Martin cited her own research that looked at whether exposure to neighborhood violent crime in Durham during pregnancy affects the child's health after birth, and that the effects occur even before birth. He said it was possible. The study found that black and Hispanic women were exposed to a violent crime every 1 1/2 to 2 weeks during pregnancy, while white women were exposed to a violent crime once every few months. . For each additional violent crime in a neighborhood, black children's blood pressure rose during childhood.
Additionally, Martin explained how biological stress responses influence the aging process. Although chronological age is a measure of chronological time since birth, it is more accurate for the aging process that it depends on cardiovascular activity, metabolic function, how a person's genetic makeup is expressed physically, and other stressors. A person's biological age as measured by markers. Biological aging can occur at different rates in different groups due to different circumstances, conditions and exposures, Martin said.
Based on data from Detroit neighborhoods, Martin and other researchers found that people who live in areas with high levels of social disorder and increased poverty may experience an additional two years or more of aging in their bodies. I discovered that.
overcome stress
Public health researchers and leaders are working to address health inequities, but they also recognize that the work itself can be a stressful workload.
“This job is hard to do,” Martin said. “It's disgusting to realize that organizations and people in power and what's going on to prevent us from doing this work, to discredit our work, to discourage us from doing our work. . I'm tired.
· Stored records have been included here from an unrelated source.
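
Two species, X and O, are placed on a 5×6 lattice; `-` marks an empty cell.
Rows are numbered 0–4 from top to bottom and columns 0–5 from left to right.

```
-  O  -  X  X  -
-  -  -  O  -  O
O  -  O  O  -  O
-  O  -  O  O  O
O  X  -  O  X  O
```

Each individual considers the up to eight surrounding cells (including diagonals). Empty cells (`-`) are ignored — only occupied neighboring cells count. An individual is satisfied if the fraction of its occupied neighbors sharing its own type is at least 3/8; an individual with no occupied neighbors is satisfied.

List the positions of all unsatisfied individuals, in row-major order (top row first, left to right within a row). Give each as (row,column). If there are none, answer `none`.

Row 0: (0,1)O 0/0 satisfied · (0,3)X 1/2 satisfied · (0,4)X 1/3 not
Row 1: (1,3)O 2/4 satisfied · (1,5)O 1/2 satisfied
Row 2: (2,0)O 1/1 satisfied · (2,2)O 4/4 satisfied · (2,3)O 4/4 satisfied · (2,5)O 3/3 satisfied
Row 3: (3,1)O 3/4 satisfied · (3,3)O 4/5 satisfied · (3,4)O 6/7 satisfied · (3,5)O 3/4 satisfied
Row 4: (4,0)O 1/2 satisfied · (4,1)X 0/2 not · (4,3)O 2/3 satisfied · (4,4)X 0/5 not · (4,5)O 2/3 satisfied

(0,4), (4,1), (4,4)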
“Sometimes I want to throw up my hands and say, 'Nothing's going to change!' But I know that's not true, because I know that things change and can change. Because we have a history to show for it.”
Walters and Sierra Thomas, the event's lead student organizer, hope the day's conference will give participants an opportunity to self-reflect on the social determinants and stressors of their own health. there was.
“hoping [the conference] As public health workers, we are working hard within public health and within the profession to promote access to the social determinants of health, reduce the negative effects of stress, and collectively build a better future for all of us. Both will spark important conversations about how we can collaborate with others. ” Thomas said.